Indian environmental activist and lawyer

Afroz Shah is an Indian environmental activist and lawyer from Mumbai. He is best known for organizing the world's largest beach clean-up. In 2016, Shah was awarded the United Nations Champion of the Earth title for singlehandedly initiating & leading the clean-up of Mumbai's Versova Beach.

Shah partnered with the Dawoodi Bohra's Turning the Tide campaign to remove plastic from the Mithi river and Dana Pani beach in Mumbai. Inspired by Afroz Shah's effort to clean beaches in Mumbai, the United Nations Environment Program launched the Clean Seas campaign globally.
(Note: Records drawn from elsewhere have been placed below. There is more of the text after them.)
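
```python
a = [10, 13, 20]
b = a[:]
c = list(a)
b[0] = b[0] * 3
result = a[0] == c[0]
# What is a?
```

After line 1: a = [10, 13, 20]
After line 2 (b = a[:], copy): a = [10, 13, 20], b = [10, 13, 20]
After line 3 (c = list(a) is a copy, new object): c = [10, 13, 20]
After line 4 (b[0] = 10 * 3 = 30; only b mutates (copy)): a = [10, 13, 20], b = [30, 13, 20], c = [10, 13, 20]
After line 5 (a[0] = 10, c[0] = 10; result = True)

[10, 13, 20]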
In 2019, Shah was listed as one of CNN's Top 10 Heroes of the Year.

==Awards and honors==
- United Nations Champions of the Earth 2016
- CNN-News18 Indian of the Year 2017
- CNN named him amongst its list of Top 10 Heroes of Year 2019
- GQ awarded the trophy for Eco Warrior of the Year 2019

PM of India Narendra Modi praised Shah's work for transforming Versova beach from filth and garbage to clean and beautiful during his radio programme 'Mann ki Baat' on 28 May 2017.